As fall benefits enrollment approaches, employers will need to prepare for what one expert calls "the biggest change to occur in employee benefits since managed care": the introduction of public and privately run health insurance exchanges.
Some 44 percent of employers believe that private exchanges, or online marketplaces, will be the preferred way to provide health care benefits in the next three to five years, according to a 2012 survey by Lincolnshire, Illinois-based consultancy Aon Hewitt.
Between the growing number of companies expected to introduce a private exchange later this year and the state-run exchanges that open for business on Jan. 1, 2014, employee communication will be critical in the coming months, benefits experts say.
Recently released federal guidelines require employers to notify their workers of eligibility requirements for their state exchange by Oct. 1, 2013. To the relief of many, the U.S. Labor Department also provided model notices that employers can give to their workers, which eliminates the need to develop their own notifications.
"It's a huge paradigm shift," says Alan Cohen, chief strategy officer at Liazon Corp., a private benefits exchange firm based in New York. "Five years ago people thought this idea of an insurance marketplace was outlandish, but now it's on the tip of everyone's tongue. On the negative side, this represents a big change, but there's such big upside as well, and employers need to communicate that."
He says that the first four months of 2013 have been the company's busiest. Liazon, which was founded in 2007, caters to small and midsize employers that use the company's Bright Choices Exchange to offer a variety of different products including health, dental, vision, life and disability products from a number of national and regional providers. The company has about 2,300 clients, Cohen says.
Liazon, along with Bloom Health in Minneapolis, eHealthInsurance, in Mountain View, California, and Aon Hewitt are among the first to jump into the private exchange market. But a number of competitors, including Buck Consultants, Mercer and Towers Watson & Co. have also launched exchanges in recent years.
Eric Grossman, a senior partner at Mercer, which launched the Mercer Marketplace in January, says that employers introducing a private health exchange must tell employees not only how their benefits are changing but also how they are not changing.

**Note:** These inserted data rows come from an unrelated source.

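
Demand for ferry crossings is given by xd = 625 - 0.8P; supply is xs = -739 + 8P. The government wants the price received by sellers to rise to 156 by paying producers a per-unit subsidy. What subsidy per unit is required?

Required subsidy s = 11 per unit

At a seller price of 156, quantity supplied is -739 + 8·156 = 509.
Buyers absorb 509 only when they pay Pb with 625 − 0.8·Pb = 509, i.e. Pb = 145.
s = Ps − Pb = 156 − 145 = 11.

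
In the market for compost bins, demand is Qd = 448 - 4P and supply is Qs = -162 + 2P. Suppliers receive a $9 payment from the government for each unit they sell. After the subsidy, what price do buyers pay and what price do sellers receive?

Buyers pay 296/3; sellers receive 323/3

Pre-subsidy: 448 - 4P = -162 + 2P gives P* = 305/3, Q* = 124/3.
With the subsidy, sellers receive Ps = Pb + 9 for each unit, where Pb is the price buyers pay.
Supply in terms of Pb becomes Qs = -162 + 2(Pb + 9) = -144 + 2Pb. Setting this equal to demand: 448 - 4Pb = -144 + 2Pb, so Pb = 296/3.
Sellers receive Ps = 296/3 + 9 = 323/3; Q' = 448 − 4·(296/3) = 160/3.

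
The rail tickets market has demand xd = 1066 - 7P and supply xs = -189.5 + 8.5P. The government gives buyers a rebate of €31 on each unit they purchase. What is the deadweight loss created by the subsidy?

Pre-subsidy: 1066 - 7P = -189.5 + 8.5P gives P* = 81, x* = 499.
With the rebate, buyers effectively pay Pb = Ps − 31, where Ps is the price sellers receive.
Demand in terms of Ps becomes xd = 1066 − 7(Ps − 31) = 1283 - 7Ps. Setting this equal to supply: 1283 - 7Ps = -189.5 + 8.5Ps, so Ps = 95.
Buyers pay Pb = 95 − 31 = 64; x' = -189.5 + 8.5·95 = 618.
The subsidy expands output by 618 − 499 = 119 past the efficient level; on those units the gap between marginal cost and willingness to pay runs from 0 up to 31.
DWL = ½ × 31 × 119 = 1844.5.

Deadweight loss = €1844.5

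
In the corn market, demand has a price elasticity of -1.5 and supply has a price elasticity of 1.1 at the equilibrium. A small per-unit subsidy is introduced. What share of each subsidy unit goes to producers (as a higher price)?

For a small subsidy around the equilibrium, the benefit split depends on the relative slopes, which at a point are proportional to the elasticities.
Buyer share = εs/(εs + |εd|) = 1.1/(1.1 + 1.5) = 11/26; seller share = |εd|/(εs + |εd|) = 15/26.
So producers capture 15/26 of the subsidy.

Producer share = 15/26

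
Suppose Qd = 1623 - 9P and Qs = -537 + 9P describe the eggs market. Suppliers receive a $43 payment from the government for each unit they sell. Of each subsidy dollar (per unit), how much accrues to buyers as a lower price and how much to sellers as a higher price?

Buyers gain $21.5 per unit; sellers gain $21.5 per unit

Pre-subsidy: 1623 - 9P = -537 + 9P gives P* = 120, Q* = 543.
With the subsidy, sellers receive Ps = Pb + 43 for each unit, where Pb is the price buyers pay.
Supply in terms of Pb becomes Qs = -537 + 9(Pb + 43) = -150 + 9Pb. Setting this equal to demand: 1623 - 9Pb = -150 + 9Pb, so Pb = 98.5.
Sellers receive Ps = 98.5 + 43 = 141.5; Q' = 1623 − 9·98.5 = 736.5.
Buyers' price falls by P* − Pb = 120 − 98.5 = 21.5; sellers' price rises by Ps − P* = 141.5 − 120 = 21.5.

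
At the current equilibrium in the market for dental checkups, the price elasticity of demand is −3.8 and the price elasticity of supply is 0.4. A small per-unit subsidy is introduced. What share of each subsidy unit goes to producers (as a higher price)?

For a small subsidy around the equilibrium, the benefit split depends on the relative slopes, which at a point are proportional to the elasticities.
Buyer share = εs/(εs + |εd|) = 0.4/(0.4 + 3.8) = 2/21; seller share = |εd|/(εs + |εd|) = 19/21.
So producers capture 19/21 of the subsidy.

Producer share = 19/21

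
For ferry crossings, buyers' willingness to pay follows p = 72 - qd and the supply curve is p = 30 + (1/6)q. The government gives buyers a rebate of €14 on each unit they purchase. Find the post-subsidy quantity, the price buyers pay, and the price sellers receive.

q' = 48; buyers pay €24; sellers receive €38

Pre-subsidy: 72 - q = 30 + (1/6)q gives q* = 36 and p* = 36.
With the rebate, buyers effectively pay pb = ps − 14, where ps is the price sellers receive.
On the curves, pb = 72 - q and ps = 30 + (1/6)q; the wedge ps − pb = 14 gives 30 + (1/6)q − (72 - q) = 14, so q' = 48.
Then pb = 72 − 1·48 = 24 and ps = 30 + (1/6)·48 = 38.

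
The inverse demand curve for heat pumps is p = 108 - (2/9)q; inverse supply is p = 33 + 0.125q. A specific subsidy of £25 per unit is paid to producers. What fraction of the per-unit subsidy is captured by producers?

Producer share = 0.36

Pre-subsidy: 108 - (2/9)q = 33 + 0.125q gives q* = 216 and p* = 60.
With the subsidy, sellers receive ps = pb + 25 for each unit, where pb is the price buyers pay.
On the curves, pb = 108 - (2/9)q and ps = 33 + 0.125q; the wedge ps − pb = 25 gives 33 + 0.125q − (108 - (2/9)q) = 25, so q' = 288.
Then pb = 108 − (2/9)·288 = 44 and ps = 33 + 0.125·288 = 69.
Buyers' price falls by p* − pb = 60 − 44 = 16; sellers' price rises by ps − p* = 69 − 60 = 9.
So producers capture 9/25 = 0.36 of each unit of subsidy.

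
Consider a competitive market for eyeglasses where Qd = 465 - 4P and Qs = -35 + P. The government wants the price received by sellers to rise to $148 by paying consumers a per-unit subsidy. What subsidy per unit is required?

At a seller price of 148, quantity supplied is -35 + 1·148 = 113.
Buyers absorb 113 only when they pay Pb with 465 − 4·Pb = 113, i.e. Pb = 88.
s = Ps − Pb = 148 − 88 = 60.

Required subsidy s = $60 per unit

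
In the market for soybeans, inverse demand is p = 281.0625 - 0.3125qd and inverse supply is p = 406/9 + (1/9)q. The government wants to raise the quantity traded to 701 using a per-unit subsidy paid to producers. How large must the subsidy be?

At q = 701, from the demand curve buyers pay pb = 281.0625 − 0.3125·701 = 62; from the supply curve sellers need ps = 406/9 + (1/9)·701 = 123.
The subsidy must fill the gap: s = ps − pb = 123 − 62 = 61.

Required subsidy s = 61 per unit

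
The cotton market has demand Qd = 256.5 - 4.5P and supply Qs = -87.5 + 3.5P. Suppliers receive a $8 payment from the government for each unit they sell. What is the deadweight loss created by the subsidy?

Deadweight loss = $63

Pre-subsidy: 256.5 - 4.5P = -87.5 + 3.5P gives P* = 43, Q* = 63.
With the subsidy, sellers receive Ps = Pb + 8 for each unit, where Pb is the price buyers pay.
Supply in terms of Pb becomes Qs = -87.5 + 3.5(Pb + 8) = -59.5 + 3.5Pb. Setting this equal to demand: 256.5 - 4.5Pb = -59.5 + 3.5Pb, so Pb = 39.5.
Sellers receive Ps = 39.5 + 8 = 47.5; Q' = 256.5 − 4.5·39.5 = 78.75.
The subsidy expands output by 78.75 − 63 = 15.75 past the efficient level; on those units the gap between marginal cost and willingness to pay runs from 0 up to 8.
DWL = ½ × 8 × 15.75 = 63.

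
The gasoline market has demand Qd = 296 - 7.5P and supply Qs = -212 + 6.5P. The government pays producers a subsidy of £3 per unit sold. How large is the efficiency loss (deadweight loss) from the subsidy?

Pre-subsidy: 296 - 7.5P = -212 + 6.5P gives P* = 254/7, Q* = 167/7.
With the subsidy, sellers receive Ps = Pb + 3 for each unit, where Pb is the price buyers pay.
Supply in terms of Pb becomes Qs = -212 + 6.5(Pb + 3) = -192.5 + 6.5Pb. Setting this equal to demand: 296 - 7.5Pb = -192.5 + 6.5Pb, so Pb = 977/28.
Sellers receive Ps = 977/28 + 3 = 1061/28; Q' = 296 − 7.5·(977/28) = 1921/56.
The subsidy expands output by 1921/56 − 167/7 = 585/56 past the efficient level; on those units the gap between marginal cost and willingness to pay runs from 0 up to 3.
DWL = ½ × 3 × 585/56 = 1755/112.

Deadweight loss = 1755/112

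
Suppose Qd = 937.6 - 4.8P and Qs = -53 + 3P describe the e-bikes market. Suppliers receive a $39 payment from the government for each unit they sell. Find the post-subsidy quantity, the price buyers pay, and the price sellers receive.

Pre-subsidy: 937.6 - 4.8P = -53 + 3P gives P* = 127, Q* = 328.
With the subsidy, sellers receive Ps = Pb + 39 for each unit, where Pb is the price buyers pay.
Supply in terms of Pb becomes Qs = -53 + 3(Pb + 39) = 64 + 3Pb. Setting this equal to demand: 937.6 - 4.8Pb = 64 + 3Pb, so Pb = 112.
Sellers receive Ps = 112 + 39 = 151; Q' = 937.6 − 4.8·112 = 400.

Q' = 400; buyers pay $112; sellers receive $151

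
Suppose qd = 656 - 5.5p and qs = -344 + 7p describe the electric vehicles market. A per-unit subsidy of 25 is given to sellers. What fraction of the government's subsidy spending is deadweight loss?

Pre-subsidy: 656 - 5.5p = -344 + 7p gives p* = 80, q* = 216.
With the subsidy, sellers receive ps = pb + 25 for each unit, where pb is the price buyers pay.
Supply in terms of pb becomes qs = -344 + 7(pb + 25) = -169 + 7pb. Setting this equal to demand: 656 - 5.5pb = -169 + 7pb, so pb = 66.
Sellers receive ps = 66 + 25 = 91; q' = 656 − 5.5·66 = 293.
ΔCS = ½(216 + 293)(80 − 66) = 3563; ΔPS = ½(216 + 293)(91 − 80) = 2799.5.
Government spending = 25 × 293 = 7325.
DWL = ½ × 25 × (293 − 216) = 962.5; fraction = 962.5 / 7325 = 77/586.

DWL / government spending = 77/586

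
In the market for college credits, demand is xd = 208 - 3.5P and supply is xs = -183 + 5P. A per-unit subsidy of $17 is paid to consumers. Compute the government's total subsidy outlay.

Pre-subsidy: 208 - 3.5P = -183 + 5P gives P* = 46, x* = 47.
With the rebate, buyers effectively pay Pb = Ps − 17, where Ps is the price sellers receive.
Demand in terms of Ps becomes xd = 208 − 3.5(Ps − 17) = 267.5 - 3.5Ps. Setting this equal to supply: 267.5 - 3.5Ps = -183 + 5Ps, so Ps = 53.
Buyers pay Pb = 53 − 17 = 36; x' = -183 + 5·53 = 82.
Government outlay = subsidy × quantity = 17 × 82 = 1394.

Government cost = $1394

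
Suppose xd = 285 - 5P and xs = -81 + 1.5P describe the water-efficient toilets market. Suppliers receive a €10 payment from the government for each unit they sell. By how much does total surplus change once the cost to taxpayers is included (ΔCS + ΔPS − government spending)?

Net change in total surplus = -750/13

Pre-subsidy: 285 - 5P = -81 + 1.5P gives P* = 732/13, x* = 45/13.
With the subsidy, sellers receive Ps = Pb + 10 for each unit, where Pb is the price buyers pay.
Supply in terms of Pb becomes xs = -81 + 1.5(Pb + 10) = -66 + 1.5Pb. Setting this equal to demand: 285 - 5Pb = -66 + 1.5Pb, so Pb = 54.
Sellers receive Ps = 54 + 10 = 64; x' = 285 − 5·54 = 15.
ΔCS = ½(45/13 + 15)(732/13 − 54) = 3600/169; ΔPS = ½(45/13 + 15)(64 − 732/13) = 12000/169.
Government spending = 10 × 15 = 150.
Net change = 3600/169 + 12000/169 − 150 = -750/13. The loss equals the DWL triangle ½·10·150/13.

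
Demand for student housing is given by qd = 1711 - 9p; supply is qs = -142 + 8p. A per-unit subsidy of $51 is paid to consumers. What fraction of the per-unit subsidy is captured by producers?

Pre-subsidy: 1711 - 9p = -142 + 8p gives p* = 109, q* = 730.
With the rebate, buyers effectively pay pb = ps − 51, where ps is the price sellers receive.
Demand in terms of ps becomes qd = 1711 − 9(ps − 51) = 2170 - 9ps. Setting this equal to supply: 2170 - 9ps = -142 + 8ps, so ps = 136.
Buyers pay pb = 136 − 51 = 85; q' = -142 + 8·136 = 946.
Buyers' price falls by p* − pb = 109 − 85 = 24; sellers' price rises by ps − p* = 136 − 109 = 27.
So producers capture 27/51 = 9/17 of each unit of subsidy.

Producer share = 9/17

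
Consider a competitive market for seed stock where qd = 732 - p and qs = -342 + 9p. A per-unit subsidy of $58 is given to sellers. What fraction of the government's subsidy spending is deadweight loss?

DWL / government spending = 29/752

Pre-subsidy: 732 - p = -342 + 9p gives p* = 107.4, q* = 624.6.
With the subsidy, sellers receive ps = pb + 58 for each unit, where pb is the price buyers pay.
Supply in terms of pb becomes qs = -342 + 9(pb + 58) = 180 + 9pb. Setting this equal to demand: 732 - pb = 180 + 9pb, so pb = 55.2.
Sellers receive ps = 55.2 + 58 = 113.2; q' = 732 − 1·55.2 = 676.8.
ΔCS = ½(624.6 + 676.8)(107.4 − 55.2) = 33966.54; ΔPS = ½(624.6 + 676.8)(113.2 − 107.4) = 3774.06.
Government spending = 58 × 676.8 = 39254.4.
DWL = ½ × 58 × (676.8 − 624.6) = 1513.8; fraction = 1513.8 / 39254.4 = 29/752.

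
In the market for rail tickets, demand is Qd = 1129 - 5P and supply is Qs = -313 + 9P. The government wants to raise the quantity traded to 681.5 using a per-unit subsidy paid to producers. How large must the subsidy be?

At Q = 681.5, invert demand for the buyer price: Pb = (1129 − 681.5)/5 = 89.5; invert supply for the seller price: Ps = (681.5 − (-313))/9 = 110.5.
The subsidy must fill the gap: s = Ps − Pb = 110.5 − 89.5 = 21.

Required subsidy s = 21 per unit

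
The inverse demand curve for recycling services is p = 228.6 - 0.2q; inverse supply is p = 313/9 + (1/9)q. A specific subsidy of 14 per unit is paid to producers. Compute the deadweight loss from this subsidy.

Deadweight loss = 315

Pre-subsidy: 228.6 - 0.2q = 313/9 + (1/9)q gives q* = 623 and p* = 104.
With the subsidy, sellers receive ps = pb + 14 for each unit, where pb is the price buyers pay.
On the curves, pb = 228.6 - 0.2q and ps = 313/9 + (1/9)q; the wedge ps − pb = 14 gives 313/9 + (1/9)q − (228.6 - 0.2q) = 14, so q' = 668.
Then pb = 228.6 − 0.2·668 = 95 and ps = 313/9 + (1/9)·668 = 109.
The subsidy expands output by 668 − 623 = 45 past the efficient level; on those units the gap between marginal cost and willingness to pay runs from 0 up to 14.
DWL = ½ × 14 × 45 = 315.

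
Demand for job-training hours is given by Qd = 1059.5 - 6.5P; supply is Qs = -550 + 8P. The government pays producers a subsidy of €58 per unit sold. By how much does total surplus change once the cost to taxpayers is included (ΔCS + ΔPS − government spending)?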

"Just because their benefits will be delivered through an insurance exchange, their employer is still sponsoring that plan and providing them with coverage and not washing their hands of benefits," Grossman says. "One way to reinforce that is to put the company's name on the exchange. When an employer goes into the Mercer Marketplace portal they will see their employer's name front and center."
Decision support tools, like online health plan comparisons and cost estimators, will be key in smoothing the transition to a private exchange model, says Ken Sperling, Aon Hewitt's national health exchange strategy leader.
"We have invested significantly in decision-support tools," he says. "Employees are getting more choice than they are typically used to seeing, so it's very important. People can come online, and just like Amazon and Zappos, they can filter those plans however they want."
Employees can sort options by price, carrier and/or plan type, Sperling says.
Aon Hewitt, which launched its Corporate Health Exchange last year, enrolled more than 100,000 participants in the fall, including employees at Darden Restaurants Inc. and Sears Holding Corp. According to a post-enrollment analysis, 42 percent bought less coverage, 26 percent bought more and 32 percent chose a plan similar to their current coverage. Sperling points out that two-thirds said they had a good understanding of how the exchange works.
But perhaps the greatest communication challenge lies ahead as employees whose companies are moving to an exchange also start sifting through information on the public exchanges, which expect to enroll between 20 million and 30 million people.
Under the Affordable Care Act, employers will be required to offer health care benefits to employees who work at least 30 hours a week starting in January 2014. Employee contributions are capped at 9.5 percent of their income, which means that some employees may find a better package of benefits on the public exchanges if their employer's plan is considered unaffordable.
Families with income between 100 percent and 400 percent of the federal poverty level (between $23,550 and $94,200 for a family of four under 2013 guidelines) who purchase health insurance on the public exchanges are eligible for a premium tax subsidy to reduce the cost of coverage. Families offered coverage through their employer are not eligible for a subsidy unless the company plan does meet the minimum actuarial value of 60 percent or unless the family must pay more than 9.5 percent for the premium.
Explaining who is eligible for what won't be easy, Mercer's Grossman says.
"The real conundrum for employers, especially for those with large segments at or below two times the federal poverty limit, will be finding themselves in the uncomfortable position of preventing employees from getting a federal subsidy to purchase insurance on the public exchanges. It will require lots of communication requirements and lots of personal counseling and coaching. The problem is that the vast majority of employees will be eligible for an affordable plan, which prevents them from getting a subsidy. It won't be easy for employees either."